Aiuti al turismo, in bilico la Cig Covid

Per l’intervento di sostegno ai settori più in difficoltà, in primis il turismo, si lavora con le risorse previste nella legge di Bilancio (per il turismo, ad esempio, in manovra, c’è un fondo ad hoc di 150 milioni).

Il messaggio, inviato ieri, dal premier, Mario Draghi, in conferenza stampa a palazzo Chigi, è una frenata alle richieste, arrivate da più parti, di una nuova Cig covid fino a marzo: a gennaio, ha ricordato Draghi, è entrata in vigore la riforma degli ammortizzatori sociali targata Orlando che ha esteso i sussidi anche alle micro imprese del terziario (in parte dovranno pagarsi l’ammortizzatore). Non è del tutto escluso, tuttavia, che possa comunque arrivare una sorta di cassa “di prosecuzione” (ma non sono ancora chiari i contorni) a sostegno delle imprese in questo momento più in affanno. Il dossier è sul tavolo, ed è spinto da alcuni ministri.

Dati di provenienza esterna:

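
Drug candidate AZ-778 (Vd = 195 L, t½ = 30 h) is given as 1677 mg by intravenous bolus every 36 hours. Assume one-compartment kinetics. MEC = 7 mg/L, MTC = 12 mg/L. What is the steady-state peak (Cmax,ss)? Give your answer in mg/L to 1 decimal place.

Over one 36-h interval, 36/30 ≈ 1.2 half-lives elapse, leaving f ≈ 0.4353 of each dose.
At steady state, accumulation factor R = 1/(1 − e^(−kτ)) ≈ 1.7709.
Each bolus raises the concentration by D/Vd = 1677/195 ≈ 8.600 mg/L.
Cmax,ss = C₀/(1 − f) ≈ 8.600/0.5647 ≈ 15.229 mg/L.
Peak 15.2 mg/L vs MTC 12 mg/L: exceeds toxic threshold.

15.2 mg/L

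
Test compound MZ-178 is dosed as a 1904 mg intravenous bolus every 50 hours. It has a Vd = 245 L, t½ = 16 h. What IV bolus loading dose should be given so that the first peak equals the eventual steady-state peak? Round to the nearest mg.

f = (1/2)^(50/16) ≈ 0.114626; accumulation ratio R = 1/(1−f) ≈ 1.12947.
Loading dose to hit Cmax,ss on first dose: D_load = D_maint·R ≈ 1904 × 1.12947 ≈ 2150.51 mg.

2151 mg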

Il nuovo decreto atteso in consiglio dei ministri giovedì si concentrerà, quindi, sugli aiuti su misura dei settori più direttamente colpiti dalle poche misure restrittive che accompagnano per ora questa ondata pandemica, come le discoteche e gli spettacoli alle prese con i limiti alle capienze, oltre che sugli operatori in particolare difficoltà nel turismo, a partire da agenzie di viaggio e tour operator.

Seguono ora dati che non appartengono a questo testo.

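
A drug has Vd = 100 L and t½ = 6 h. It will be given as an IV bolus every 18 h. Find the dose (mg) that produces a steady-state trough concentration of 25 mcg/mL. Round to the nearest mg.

τ/t½ = 18/6 ≈ 3, so f = (1/2)^(18/6) ≈ 0.125000.
Cmin,ss = (D/Vd)·f/(1−f), so D = Cmin,ss·Vd·(1−f)/f.
D = 25 × 100 × (1−f)/f ≈ 25 × 100 × 7.00000 ≈ 17500.00 mg.

17500 mg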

Con un finanziamento da due miliardi di euro, che poggia sul miliardo già accantonato in legge di bilancio nei fondi speciali dei ministeri e si allarga anche grazie al rinvio di qualche stanziamento meno urgente per liberare spazi fiscali immediati, è difficile fare molto altro. Mentre continua ad allungarsi l’elenco delle richieste, destinate però in larga parte a essere bloccate dalla selezione rigida delle misure nel nuovo provvedimento. Anche perché ieri lo stesso presidente del Consiglio ha confermato che un altro scostamento di bilancio non è in agenda nell’immediato, ribadendo comunque che le misure contro il caro energia proseguiranno anche dopo questo primo trimestre coperto (parzialmente) dagli interventi di fine anno.

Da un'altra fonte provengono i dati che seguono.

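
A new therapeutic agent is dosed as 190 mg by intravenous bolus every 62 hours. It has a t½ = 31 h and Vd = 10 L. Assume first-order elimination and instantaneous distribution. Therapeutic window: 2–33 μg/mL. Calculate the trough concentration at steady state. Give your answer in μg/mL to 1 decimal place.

6.3 μg/mL

The dosing interval is 2 half-lives, so f = 2^(−2) = 0.25.
At steady state, R = 1/(1 − 0.25) = 4/3.
Single-dose peak C₀ = D/Vd = 190/10 = 19 μg/mL.
Steady-state peak Cmax,ss = C₀·R = 19 × 4/3 ≈ 25.333 μg/mL.
Steady-state trough Cmin,ss = Cmax,ss·f ≈ 25.333 × 0.25 ≈ 6.333 μg/mL.
Trough 6.3 μg/mL vs MEC 2 μg/mL: adequate.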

Ieri a portare nuovi temi nel lungo elenco delle emergenze che circondano il lavoro sul decreto sono stati in particolare i Comuni. In una lettera indirizzata al ministro dell’Economia, Daniele Franco, il presidente dell’Anci, il sindaco di Bari, Antonio Decaro, ha elencato i problemi più urgenti che pesano sui conti locali. E che nei calcoli degli amministratori locali valgono un miliardo e mezzo abbondante. Il capitolo più consistente, 550 milioni, è legato ai riflessi del caro bollette (i Comuni pagano poco meno di 2 miliardi all’anno in tempi normali per luce e gas), per ora privo di ombrello nel caso degli enti pubblici. Ma i sindaci chiedono anche una nuova replica (500 milioni per i Comuni e 70 per le Città metropolitane) dei fondoni che nel 2020 e 2021 hanno compensato il crollo delle entrate e l'aumento delle spese emergenziali, mentre il freno al turismo rischia nei loro calcoli di portare un nuovo buco da 200 milioni per la mancata imposta di soggiorno. Altri 200 milioni servirebbero poi per sostenere le partecipate, a partire dal trasporto locale che continua a contare un calo dei passeggeri ora anche obbligati al super green pass.